The steady 10% is no guarantee but you increase your chances by being diversified. The 10% is the average meaning you will have some periods where ylou are above (US stocks late 90's) and below (since 2000). That is the risk associated with holding stocks but what I am saying is that you have lowered the predictability of the 10% return by holding too many correlated assets, i.e. multiple US stocks funds. I think increasing the predictability of a steady 10% is the key and the "magic" behind diversification. Does that make sense?
 
If your time frame is 5 years, and you have a low tolerance for risk, you might consider the vanguard target retirement income, target retirement 2005 or 2015, lifestrategy income or conservative growth, or the wellesley fund.

All have low expenses and a mix of stocks and bonds, mostly high quality bonds.

If thats too conservative, target retirement 2025 or 2035, lifestrategy growth or the Wellington fund are good picks, also inexpensive to own.

The lifestrategy funds own their mixes and dont make many changes to the holdings for the time you own them. The 'target retirement' funds start with a stated mix of stocks and bonds and slowly slides you out of stocks and into bonds. Hence the Target retirement 2015 fund when 2015 arrives will essentially look exactly like the target retirement 2005 fund does today, and a new 2065 fund will likely crop up at some point.

Wellesley is my core holding. Fairly decent returns, no huge losing years, never two down years in a row, any down years usually followed by a very good year, good income thrown off as dividends, very cheap for a solid actively managed fund...the others are index based. Wellington is run by the same active managers as wellesley with similar strategies, but more stocks than bonds whereas wellesley is more bonds than stocks.

Some divvy their money half to wellesley and half to wellington. I own a six figure chunk of wellington as well as my wellesley holdings.

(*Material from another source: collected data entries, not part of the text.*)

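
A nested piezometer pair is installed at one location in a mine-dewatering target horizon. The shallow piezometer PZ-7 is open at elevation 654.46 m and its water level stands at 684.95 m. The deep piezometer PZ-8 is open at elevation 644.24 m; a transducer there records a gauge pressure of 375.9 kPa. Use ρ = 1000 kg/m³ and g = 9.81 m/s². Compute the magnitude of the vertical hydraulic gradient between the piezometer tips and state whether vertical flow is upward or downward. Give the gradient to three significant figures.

Total head at PZ-7: h = 684.95 m (water level in the standpipe).
Pressure head at PZ-8: ψ = P/(ρg) = 375.9×1000 / (1000 × 9.81) = 38.32 m.
Total head at PZ-8: h = z + ψ = 644.24 + 38.32 = 682.56 m.
Δh = h(PZ-7) − h(PZ-8) = 684.95 − 682.56 = 2.39 m.
Vertical separation Δz = 654.46 − 644.24 = 10.22 m.
|i_v| = |Δh| / Δz = 2.39 / 10.22 = 0.234.
Head is higher in the shallow piezometer, so vertical flow is downward (recharge condition).

|i_v| ≈ 0.234; vertical flow is downward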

Anything can happen, but in this investing environment, giving up a half point in expenses hamstrings you right out of the gate. Your current funds might just slap the skin off the ball in the next 5 years and these vanguard funds might stink up the place.

So if you want an actively managed fund thats cheap and has good performance, there are a pair for you. If you want an indexed fund with a mix of investments and want to control how and when the volatility/returns change, get lifestrategy funds. If you want indexing and complete no-brainer autopilot, go 'target retirement'.

Btw, I wouldnt count on 10% returns on a steady basis going forward. I would expect after expense, after inflation returns in the 5-8% range for a VERY aggressive portfolio with a lot of downside, and 3-4% for a moderately diversified portfolio. If you're lucky.

At current broad stock valuations and rising interest rate environment, we might see zero or negative returns for a very good period of time. Which makes keeping your expenses low even more important.
 
Amen

I just finished refreshing my memory on VG Target 2015.

I'll second TH's post.
 
I have researched the Vanguard Funds that you suggested, TH. I'm thinking about splitting the money between the Wellington and the Target 2015. One more question - the VLIP Life Strategy Growth has an expense ratio of .81%. Why is it so much higher than the others?
 
I'm seeing a .26% ratio for lifestrategy growth on vanguards site...where are you seeing the higher number? From your 403b's site? Sounds like they're looking to make some money off the transaction. All of these funds should be in the .20-.26% range.

Also note that wellington is a lot more aggressive than I thought you'd care for. You could easily see a double digit down period within 5 years with that fund. On the other hand, if stocks perform well, you will get more upside out of it that the others I mentioned.